Die widerwärtigste Klinik-Mikrobe ist der Staphylococcus Aureus. Sie überlebt fast jedes Antibiotikum. Die einzige Gegenstrategie ist Isolation. Dann hängen Rüden und die Kollegen Zettel an Zimmertüren mit vielen Ausrufezeichen – „Isolation!! Kittel! Handschuhe! Händedesinfektion beim Verlassen!“ – und stellen kleine Wägelchen davor mit Einmalgummihandschuhen, Kitteln und Desinfektionsmitteln. Gefährlich sind in Krankenhäusern aber auch die so genannten Legionellen, die sich im Wasser vermehren und bei Menschen mit geschwächtem Immunsystem eine lebensgefährliche Lungenentzündung auslösen können. In der Teeküche der Intensivstation zum Beispiel hängt ein Spezialfilter unter dem Wasserhahn. Der Filter sieht aus wie eine umgedrehte blaue Plastiktasse. Mit Filzstift ist ein Datum draufgekritzelt. Zwei Wochen ist der Filter haltbar. Dann muss ein neuer her – Kosten: 18 Euro das Stück. Das kann sich das Klinikum nicht für jeden der 6000 Wasserhähne in den Charité-Gebäuden leisten. Die Filter würden im Jahr 2,5 Millionen Euro kosten.

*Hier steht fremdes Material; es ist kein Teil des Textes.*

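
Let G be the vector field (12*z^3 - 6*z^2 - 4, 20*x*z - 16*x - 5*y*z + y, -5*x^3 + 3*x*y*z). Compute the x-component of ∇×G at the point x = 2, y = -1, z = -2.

(∇×G)_1 = ∂G₃/∂y − ∂G₂/∂z
= 3*x*z − (20*x - 5*y)
= 3*x*z - 20*x + 5*y
At (2, -1, -2): -57.

-57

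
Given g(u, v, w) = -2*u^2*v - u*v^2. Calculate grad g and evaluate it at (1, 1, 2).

∂g/∂u = -4*u*v - v^2
∂g/∂v = -2*u^2 - 2*u*v
∂g/∂w = 0
∇g = (-4*u*v - v^2, -2*u^2 - 2*u*v, 0)
At (1, 1, 2): (-5, -4, 0).

(-5, -4, 0)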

Die billigste Lösung ist: Hören Sie auf Ihren Hygieniker. Die teuerste Konsequenz: ein Prozess. Denn Infektionen wegen mangelnder Hygiene im Krankenhaus gelten als Kunstfehler. Einer der letzten großen Prozesse, in den eine Klinik in Gießen verwickelt war, brachte den Klägern 250 000 Euro Schadenersatz und eine monatliche Rente ein. Ein neugeborenes Mädchen war dort mit Krankenhauskeimen infiziert worden. Es ist seitdem schwerbehindert.